Welcome to ARAS’s documentation!

You can visualize the build status here and the code quality here.

Synopsis

A lot of software analysis tools are available to monitor the various aspects of a system. One interesting facet is the design quality. A good design leads to evolvability, maintainability of the system, its availability, its security and cost reduction. When there is a lack of design, or the system is made up by poor design choices, the architecture of the system could be subjected to architectural anomalies: ARAS offers a service to run static analyses on software and inspect the retrieved results, to support developers and mainteiners during the quest for those anomalies. In particular, ARAS aim is to expose the existing software Arcan as a web service. Arcan, which is a static analysis tool, analyses compiled Java projects in order to detect architectural flaws, in particular the ones called Architectural Smells (AS). At the moment Arcan offers a desktop user interface and runs locally. ARAS will not extend Arcan domain features, but it will use it as a black-box.

Architecture overview

The following section gives a brief overview on the architecture.

_images/Components.jpg

The components which are already available are:

  1. analyses-configurator-service
  2. analyses-executor-service
  3. notifications-service
  4. projects-service
  5. reports-service
  6. config-server
  7. eureka-server
  8. gateway

Moreover, the infrastructure provides Apache Kafka (with Zookeeper) as message broker shared among services.

Analyses configurator service

The analyses-configurator-service is a SpringBoot-based microservice that relies on a MongoDB storage engine. It encapsulates the logic to manage analysis configurations. It also exposes a RESTful API and publishes/consumes notable events to/from Kafka.

Analyses executor service

The analyses-executor-service is a SpringBoot-based microservice that relies on a MongoDB storage engine. It encapsulates the logic to manage analysis scheduling and execution. Moreover, it also exposes a RESTful API and publishes/consumes notable events to/from Kafka.

Notifications service

The analyses-executor-service is a SpringBoot-based microservice that relies on a MongoDB storage engine. It encapsulates the logic to manage and send notifications. It also exposes a RESTful API and publishes and consumes notable events to/from Kafka.

Projects service

The analyses-configurator-service is a SpringBoot-based microservice that relies on a MongoDB storage engine. It encapsulates the logic to manage projects and their versions. It also exposes a RESTful API and publishes/consumes notable events to/from Kafka.

Reports service

The analyses-configurator-service is a SpringBoot-based microservice that relies on a MongoDB storage engine. It encapsulates the logic to manage reports. It also exposes a RESTful API and publishes/consumes notable events to/from Kafka.

Config server

The config-server is a SpringBoot-based application which acts as a configuration server. It holds configuration files for all the services.

Eureka server

The eureka-sever is a SpringBoot-based application which acts as a service registry enabling service discovery for the whole architecture.

Gateway

The gateway is a SpringBoot-based application which acts as an API Gateway. It is the entrypoint for the clients. It performs to downstream services. Hereafter, the gateway will exploit a User Account and Authentication (UAA) Server to perform authentication and authorization checks.

Development

The development environment is provided through Docker containers. The docker-compose.yml file contains the common services definition between production and development. The docker-compose.override.yml file holds the additional definitions for the development.

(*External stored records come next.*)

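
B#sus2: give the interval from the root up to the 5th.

perfect 5th

B#sus2 (B# sus2) is spelled B#–C##–F##.
The root is B# and the 5th is F##.
From B# to F## is 7 semitones, exactly the perfect fifth.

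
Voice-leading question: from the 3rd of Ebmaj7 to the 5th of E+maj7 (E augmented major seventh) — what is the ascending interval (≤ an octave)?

augmented 3rd

The 3rd of Ebmaj7 is G; the 5th of E+maj7 (E augmented major seventh) is B#.
G up to B# is 5 semitones, a half step wider than a major third, so the interval is augmented.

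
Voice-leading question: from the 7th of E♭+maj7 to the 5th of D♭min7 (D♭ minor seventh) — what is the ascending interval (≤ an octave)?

diminished fifth

The 7th of E♭+maj7 is D; the 5th of D♭min7 (D♭ minor seventh) is A♭.
D up to A♭ is 6 semitones, a half step narrower than a perfect fifth, so the interval is diminished.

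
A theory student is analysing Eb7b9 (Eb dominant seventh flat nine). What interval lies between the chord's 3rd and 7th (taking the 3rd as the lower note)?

d5

Eb dominant seventh flat nine: Eb-G-Bb-Db-Fb.
The 3rd is G and the 7th is Db.
5 letter names make it a fifth; at 6 semitones (a half step narrower than perfect) the quality is diminished.
That tritone between 3rd and 7th is what gives the dominant seventh its pull toward resolution.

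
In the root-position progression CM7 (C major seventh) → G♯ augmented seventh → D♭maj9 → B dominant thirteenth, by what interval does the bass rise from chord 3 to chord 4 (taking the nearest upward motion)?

The roots are D♭ and B.
D♭ up to B is 10 semitones, a half step wider than a major sixth, so the interval is augmented.

augmented 6th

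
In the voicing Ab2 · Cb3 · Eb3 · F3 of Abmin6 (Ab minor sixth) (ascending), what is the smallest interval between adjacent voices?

major second

Adjacent intervals: Ab2→Cb3 = minor third; Cb3→Eb3 = major third; Eb3→F3 = major second.
The smallest is Eb3 to F3, a major second (2 semitones).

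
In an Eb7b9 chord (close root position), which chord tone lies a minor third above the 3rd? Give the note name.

Bb

Eb7b9 is spelled Eb, G, Bb, Db, Fb.
The 3rd is G. A minor third above G is Bb.
Bb is the chord's 5th.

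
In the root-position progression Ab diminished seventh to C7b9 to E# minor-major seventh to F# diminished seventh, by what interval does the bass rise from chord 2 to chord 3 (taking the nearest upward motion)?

The roots are C and E#.
From C to E#: 5 semitones over a third = augmented.

augmented third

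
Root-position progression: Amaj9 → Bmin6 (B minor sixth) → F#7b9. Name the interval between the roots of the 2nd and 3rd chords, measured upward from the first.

perfect fifth

The roots are B and F#.
B up to F# spans 5 letter names and 7 semitones — a perfect fifth.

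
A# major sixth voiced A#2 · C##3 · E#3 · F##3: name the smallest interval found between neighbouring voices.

Adjacent intervals: A#2→C##3 = major third; C##3→E#3 = minor third; E#3→F##3 = major second.
The smallest is E#3 to F##3, a major second (2 semitones).

M2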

Subsequently, a docker-compose.prod.yml file will be added in order to provide production configurations for a Docker swarm mode deploy.

How to run

Minimum requirements:

  • Docker Engine 17.09.0+
  • Docker Compose 1.8+

Since there are shared dependencies among services, it is strongly suggested (read it as you have to) start them in a specific sequence.

First, copy .env.example to .env and substitute the values accordingly to your needs.

Execute the following steps:

$ docker-compose build
$ docker-compose up -d config-server kafka
$ docker-compose up -d eureka-server
$ docker-compose up -d notifications-service analyses-configurator-service analyses-executor-service projects-service reports-service gateway

Authors

License

This project is licensed under the AGPLv3+. See the here for further details.